Mi habitación y mi cama estaban frías y no pude dormir. Permanecí despierto toda la noche pensando sin cesar en temas que no podían estar más alejados de lo que me rodeaba.
Por la mañana, con inesperada lucidez a pesar de no haber dormido, fui el primero en bajar a desayunar, y cuando me sentaba en mi lugar habitual el camarero principal se me acercó.
—Saludos de Mrs. Anson, señor —dijo—. ¿Sería tan amable de ocuparse de esto en cuanto termine de desayunar?

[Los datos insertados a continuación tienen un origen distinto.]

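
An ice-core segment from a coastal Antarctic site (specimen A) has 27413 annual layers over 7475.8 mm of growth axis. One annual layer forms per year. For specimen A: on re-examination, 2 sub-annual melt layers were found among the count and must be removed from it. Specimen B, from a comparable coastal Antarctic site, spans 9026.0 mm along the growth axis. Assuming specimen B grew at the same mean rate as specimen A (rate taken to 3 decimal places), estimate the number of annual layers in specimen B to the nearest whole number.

Specimen A: true annual layer count = 27413 − 2 = 27411.
A: Mean rate = 7475.8 mm / 27411 years ≈ 0.273 mm/year.
B spans 9026.0 / 0.273 = 33062.27 years ≈ 33062 annual layers.

33062 annual layers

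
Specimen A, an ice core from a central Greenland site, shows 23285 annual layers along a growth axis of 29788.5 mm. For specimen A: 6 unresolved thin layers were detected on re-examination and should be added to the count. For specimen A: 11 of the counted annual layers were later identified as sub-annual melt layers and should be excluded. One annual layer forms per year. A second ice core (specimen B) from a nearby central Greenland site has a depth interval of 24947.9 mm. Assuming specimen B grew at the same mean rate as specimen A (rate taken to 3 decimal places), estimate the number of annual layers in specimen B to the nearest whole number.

Specimen A: true annual layer count = 23285 − 11 + 6 = 23280.
A: Mean rate = 29788.5 mm / 23280 years ≈ 1.280 mm/yr.
Specimen B: 24947.9 mm / 1.280 mm per year = 19490.55 years ≈ 19491 annual layers.

19491 annual layers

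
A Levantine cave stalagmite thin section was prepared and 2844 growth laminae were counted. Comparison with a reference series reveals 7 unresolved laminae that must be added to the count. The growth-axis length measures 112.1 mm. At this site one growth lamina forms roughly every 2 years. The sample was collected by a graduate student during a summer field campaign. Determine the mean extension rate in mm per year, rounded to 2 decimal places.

Adjusted count: 2844 + 7 = 2851 growth laminae.
2851 growth laminae at 2 years each span 2851 × 2 = 5702 years.
Mean rate = 112.1 mm / 5702 years ≈ 0.02 mm per year.

0.02 mm per year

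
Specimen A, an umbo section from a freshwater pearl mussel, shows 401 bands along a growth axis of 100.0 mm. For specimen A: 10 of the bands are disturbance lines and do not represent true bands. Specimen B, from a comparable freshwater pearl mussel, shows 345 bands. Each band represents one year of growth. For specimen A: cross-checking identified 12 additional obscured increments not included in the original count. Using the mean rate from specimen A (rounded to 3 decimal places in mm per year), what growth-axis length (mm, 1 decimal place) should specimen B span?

Specimen A: true band count = 401 − 10 + 12 = 403.
A: Mean rate = 100.0 mm / 403 years ≈ 0.248 mm/yr.
B's length ≈ 0.248 × 345 = 85.6 mm.

85.6 mm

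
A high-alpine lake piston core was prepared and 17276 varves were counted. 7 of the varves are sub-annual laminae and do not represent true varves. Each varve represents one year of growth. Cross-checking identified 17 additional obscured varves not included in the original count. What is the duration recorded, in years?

True varve count = 17276 − 7 + 17 = 17286.
With a one-to-one varve periodicity this is 17286 years.

17286 years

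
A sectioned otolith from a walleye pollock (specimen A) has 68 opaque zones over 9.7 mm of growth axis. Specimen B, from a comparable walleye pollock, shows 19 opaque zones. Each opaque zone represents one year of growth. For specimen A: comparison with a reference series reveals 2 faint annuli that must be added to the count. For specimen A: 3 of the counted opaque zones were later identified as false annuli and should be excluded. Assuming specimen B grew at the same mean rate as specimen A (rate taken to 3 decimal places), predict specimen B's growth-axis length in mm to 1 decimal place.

2.8 mm

Specimen A: correcting the raw count gives 68 − 3 + 2 = 67 true opaque zones.
A: Mean rate = 9.7 mm / 67 years ≈ 0.145 mm/yr.
For B, 0.145 mm/year × 19 years = 2.8 mm.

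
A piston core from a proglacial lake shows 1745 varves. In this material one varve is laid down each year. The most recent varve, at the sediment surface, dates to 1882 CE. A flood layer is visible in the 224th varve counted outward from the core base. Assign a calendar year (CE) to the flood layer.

361 CE

The flood layer sits at varve 224 from the core base, so 1745 − 224 = 1521 varves formed after it.
Counting back 1521 years from 1882 CE places the flood layer in 1882 − 1521 = 361 CE.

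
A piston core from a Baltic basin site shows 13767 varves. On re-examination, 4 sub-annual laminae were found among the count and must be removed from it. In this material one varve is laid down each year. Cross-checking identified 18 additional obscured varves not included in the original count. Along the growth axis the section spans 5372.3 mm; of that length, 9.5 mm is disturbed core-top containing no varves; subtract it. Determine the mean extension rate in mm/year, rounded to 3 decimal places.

0.389 mm/year

Correcting the raw count gives 13767 − 4 + 18 = 13781 true varves.
Net length = 5372.3 − 9.5 = 5362.8 mm.
Mean rate = 5362.8 mm / 13781 years ≈ 0.389 mm/year.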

Abrí el delgado sobre marrón y encontré mi cuenta en su interior. Cuando dejé el salón de desayuno descubrí que habían empacado mis pertenencias y que mi equipaje estaba a mi disposición en el vestíbulo de la entrada. El Camarero principal recibió mi dinero y me acompañó a la puerta. Ninguno de los otros huéspedes me había visto partir; no hubo señales de Mrs. Anson. Permanecí allí, en el penetrante fresco matinal, aún aturdido por la precipitación con que me obligaban a irme. Después de un momento, llevé mis valijas a la estación y las dejé en la oficina de equipajes. Me quedé cerca del hotel todo el día, pero no vi rastros de Amelia. Al mediodía fui a la posada de Ilkley Road, pero ella no apareció. Al acercarse la noche, volví a la estación y tomé el último tren del día para Londres.